José Batista C. Tomaz A criação do primeiro programa de Residência Médica (RM) é atribuída a William Halsted, no Departamento de Cirurgia da Faculdade de Medicina da Universidade John's Hopkins, em 1889. Portanto, a Residência Médica já completou mais de um século. O primeiro programa em Medicina Interna foi implantado logo em seguida por William Osler. A partir de 1944, os primeiros programas foram iniciados no Brasil, em São Paulo e no Rio de Janeiro. Ao longo dos anos os programas foram expandindo-se e hoje, não há a menor dúvida de que a Residência Médica (RM) é uma parte indispensável da formação e especialização médica. Mais de 90% dos médicos que se formam a cada ano no Brasil, buscam uma vaga na Residência Médica1.
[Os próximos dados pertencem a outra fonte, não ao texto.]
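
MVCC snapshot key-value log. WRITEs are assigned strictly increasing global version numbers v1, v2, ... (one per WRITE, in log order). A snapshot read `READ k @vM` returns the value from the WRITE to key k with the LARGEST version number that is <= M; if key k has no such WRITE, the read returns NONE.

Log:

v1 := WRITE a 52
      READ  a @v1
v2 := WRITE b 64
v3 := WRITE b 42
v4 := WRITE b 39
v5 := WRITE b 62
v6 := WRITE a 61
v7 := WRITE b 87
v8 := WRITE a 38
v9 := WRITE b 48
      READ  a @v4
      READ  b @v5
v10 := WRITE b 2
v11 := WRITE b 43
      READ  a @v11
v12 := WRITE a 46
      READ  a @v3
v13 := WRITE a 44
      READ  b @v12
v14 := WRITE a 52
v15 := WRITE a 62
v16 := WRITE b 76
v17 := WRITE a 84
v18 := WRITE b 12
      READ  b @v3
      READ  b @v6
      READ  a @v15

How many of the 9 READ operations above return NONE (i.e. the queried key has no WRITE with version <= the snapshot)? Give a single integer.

v1: WRITE a=52  (a history now [(1, 52)])
READ a @v1: history=[(1, 52)] -> pick v1 -> 52
v2: WRITE b=64  (b history now [(2, 64)])
v3: WRITE b=42  (b history now [(2, 64), (3, 42)])
v4: WRITE b=39  (b history now [(2, 64), (3, 42), (4, 39)])
v5: WRITE b=62  (b history now [(2, 64), (3, 42), (4, 39), (5, 62)])
v6: WRITE a=61  (a history now [(1, 52), (6, 61)])
v7: WRITE b=87  (b history now [(2, 64), (3, 42), (4, 39), (5, 62), (7, 87)])
v8: WRITE a=38  (a history now [(1, 52), (6, 61), (8, 38)])
v9: WRITE b=48  (b history now [(2, 64), (3, 42), (4, 39), (5, 62), (7, 87), (9, 48)])
READ a @v4: history=[(1, 52), (6, 61), (8, 38)] -> pick v1 -> 52
READ b @v5: history=[(2, 64), (3, 42), (4, 39), (5, 62), (7, 87), (9, 48)] -> pick v5 -> 62
v10: WRITE b=2  (b history now [(2, 64), (3, 42), (4, 39), (5, 62), (7, 87), (9, 48), (10, 2)])
v11: WRITE b=43  (b history now [(2, 64), (3, 42), (4, 39), (5, 62), (7, 87), (9, 48), (10, 2), (11, 43)])
READ a @v11: history=[(1, 52), (6, 61), (8, 38)] -> pick v8 -> 38
v12: WRITE a=46  (a history now [(1, 52), (6, 61), (8, 38), (12, 46)])
READ a @v3: history=[(1, 52), (6, 61), (8, 38), (12, 46)] -> pick v1 -> 52
v13: WRITE a=44  (a history now [(1, 52), (6, 61), (8, 38), (12, 46), (13, 44)])
READ b @v12: history=[(2, 64), (3, 42), (4, 39), (5, 62), (7, 87), (9, 48), (10, 2), (11, 43)] -> pick v11 -> 43
v14: WRITE a=52  (a history now [(1, 52), (6, 61), (8, 38), (12, 46), (13, 44), (14, 52)])
v15: WRITE a=62  (a history now [(1, 52), (6, 61), (8, 38), (12, 46), (13, 44), (14, 52), (15, 62)])
v16: WRITE b=76  (b history now [(2, 64), (3, 42), (4, 39), (5, 62), (7, 87), (9, 48), (10, 2), (11, 43), (16, 76)])
v17: WRITE a=84  (a history now [(1, 52), (6, 61), (8, 38), (12, 46), (13, 44), (14, 52), (15, 62), (17, 84)])
v18: WRITE b=12  (b history now [(2, 64), (3, 42), (4, 39), (5, 62), (7, 87), (9, 48), (10, 2), (11, 43), (16, 76), (18, 12)])
READ b @v3: history=[(2, 64), (3, 42), (4, 39), (5, 62), (7, 87), (9, 48), (10, 2), (11, 43), (16, 76), (18, 12)] -> pick v3 -> 42
READ b @v6: history=[(2, 64), (3, 42), (4, 39), (5, 62), (7, 87), (9, 48), (10, 2), (11, 43), (16, 76), (18, 12)] -> pick v5 -> 62
READ a @v15: history=[(1, 52), (6, 61), (8, 38), (12, 46), (13, 44), (14, 52), (15, 62), (17, 84)] -> pick v15 -> 62
Read results in order: ['52', '52', '62', '38', '52', '43', '42', '62', '62']
NONE count = 0

Answer: 0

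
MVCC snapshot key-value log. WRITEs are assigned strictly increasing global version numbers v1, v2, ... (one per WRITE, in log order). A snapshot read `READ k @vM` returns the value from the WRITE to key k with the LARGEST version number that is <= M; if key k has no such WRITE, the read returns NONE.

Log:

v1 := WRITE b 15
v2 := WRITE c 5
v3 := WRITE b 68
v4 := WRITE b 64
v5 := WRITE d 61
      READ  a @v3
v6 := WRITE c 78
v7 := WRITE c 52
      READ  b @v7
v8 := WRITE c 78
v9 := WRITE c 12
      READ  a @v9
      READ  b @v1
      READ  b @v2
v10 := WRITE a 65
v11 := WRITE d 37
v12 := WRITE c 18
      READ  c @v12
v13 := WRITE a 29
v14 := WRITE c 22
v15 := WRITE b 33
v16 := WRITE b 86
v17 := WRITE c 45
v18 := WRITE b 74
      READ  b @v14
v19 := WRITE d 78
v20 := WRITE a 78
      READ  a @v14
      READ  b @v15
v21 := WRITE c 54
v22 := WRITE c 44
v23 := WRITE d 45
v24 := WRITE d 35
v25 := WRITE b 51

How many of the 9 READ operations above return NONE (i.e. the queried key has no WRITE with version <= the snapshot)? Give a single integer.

Answer: 2

Derivation:
v1: WRITE b=15  (b history now [(1, 15)])
v2: WRITE c=5  (c history now [(2, 5)])
v3: WRITE b=68  (b history now [(1, 15), (3, 68)])
v4: WRITE b=64  (b history now [(1, 15), (3, 68), (4, 64)])
v5: WRITE d=61  (d history now [(5, 61)])
READ a @v3: history=[] -> no version <= 3 -> NONE
v6: WRITE c=78  (c history now [(2, 5), (6, 78)])
v7: WRITE c=52  (c history now [(2, 5), (6, 78), (7, 52)])
READ b @v7: history=[(1, 15), (3, 68), (4, 64)] -> pick v4 -> 64
v8: WRITE c=78  (c history now [(2, 5), (6, 78), (7, 52), (8, 78)])
v9: WRITE c=12  (c history now [(2, 5), (6, 78), (7, 52), (8, 78), (9, 12)])
READ a @v9: history=[] -> no version <= 9 -> NONE
READ b @v1: history=[(1, 15), (3, 68), (4, 64)] -> pick v1 -> 15
READ b @v2: history=[(1, 15), (3, 68), (4, 64)] -> pick v1 -> 15
v10: WRITE a=65  (a history now [(10, 65)])
v11: WRITE d=37  (d history now [(5, 61), (11, 37)])
v12: WRITE c=18  (c history now [(2, 5), (6, 78), (7, 52), (8, 78), (9, 12), (12, 18)])
READ c @v12: history=[(2, 5), (6, 78), (7, 52), (8, 78), (9, 12), (12, 18)] -> pick v12 -> 18
v13: WRITE a=29  (a history now [(10, 65), (13, 29)])
v14: WRITE c=22  (c history now [(2, 5), (6, 78), (7, 52), (8, 78), (9, 12), (12, 18), (14, 22)])
v15: WRITE b=33  (b history now [(1, 15), (3, 68), (4, 64), (15, 33)])
v16: WRITE b=86  (b history now [(1, 15), (3, 68), (4, 64), (15, 33), (16, 86)])
v17: WRITE c=45  (c history now [(2, 5), (6, 78), (7, 52), (8, 78), (9, 12), (12, 18), (14, 22), (17, 45)])
v18: WRITE b=74  (b history now [(1, 15), (3, 68), (4, 64), (15, 33), (16, 86), (18, 74)])
READ b @v14: history=[(1, 15), (3, 68), (4, 64), (15, 33), (16, 86), (18, 74)] -> pick v4 -> 64
v19: WRITE d=78  (d history now [(5, 61), (11, 37), (19, 78)])
v20: WRITE a=78  (a history now [(10, 65), (13, 29), (20, 78)])
READ a @v14: history=[(10, 65), (13, 29), (20, 78)] -> pick v13 -> 29
READ b @v15: history=[(1, 15), (3, 68), (4, 64), (15, 33), (16, 86), (18, 74)] -> pick v15 -> 33
v21: WRITE c=54  (c history now [(2, 5), (6, 78), (7, 52), (8, 78), (9, 12), (12, 18), (14, 22), (17, 45), (21, 54)])
v22: WRITE c=44  (c history now [(2, 5), (6, 78), (7, 52), (8, 78), (9, 12), (12, 18), (14, 22), (17, 45), (21, 54), (22, 44)])
v23: WRITE d=45  (d history now [(5, 61), (11, 37), (19, 78), (23, 45)])
v24: WRITE d=35  (d history now [(5, 61), (11, 37), (19, 78), (23, 45), (24, 35)])
v25: WRITE b=51  (b history now [(1, 15), (3, 68), (4, 64), (15, 33), (16, 86), (18, 74), (25, 51)])
Read results in order: ['NONE', '64', 'NONE', '15', '15', '18', '64', '29', '33']
NONE count = 2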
Tem-se observado, no entanto, que uma grande maioria das RM não tem um programa bem estruturado e muitas delas nem sequer têm currículo, ficando muitas vezes a cargo dos coordenadores e dos preceptores a decisão sobre o conteúdo a ser incluído no programa e como esse conteúdo deverá ser abordado. Esse fato, sem dúvida,

compromete de maneira significativa a qualidade do programa e a formação do residente. No Brasil, infelizmente, é muito comum encontrar programas de RM em diferentes

especialidades e sub-especialidades sem um programa estruturado e entre os poucos programas existentes que possuem currículo, muitos têm problemas relacionados ao conteúdo e à estrutura. O que torna a situação mais grave é que, aparentemente, não tem havido ao longo das últimas décadas movimentos consistentes para reverter esse quadro. Só recentemente é que as entidades profissionais médicas, as escolas médicas e os ministérios da educação e da saúde iniciaram a discussão sobre formas de aperfeiçoar os programas e a estrutura da Residência. Dentre os pontos em discussão, incluem-se a definição de vagas em função de necessidades sociais, as formas de acesso, a

necessidade de elaboração de projetos pedagógicos, a capacitação dos preceptores, a avaliação da qualidade dos programas e as condições de trabalho e de suporte didático e pessoal aos residentes.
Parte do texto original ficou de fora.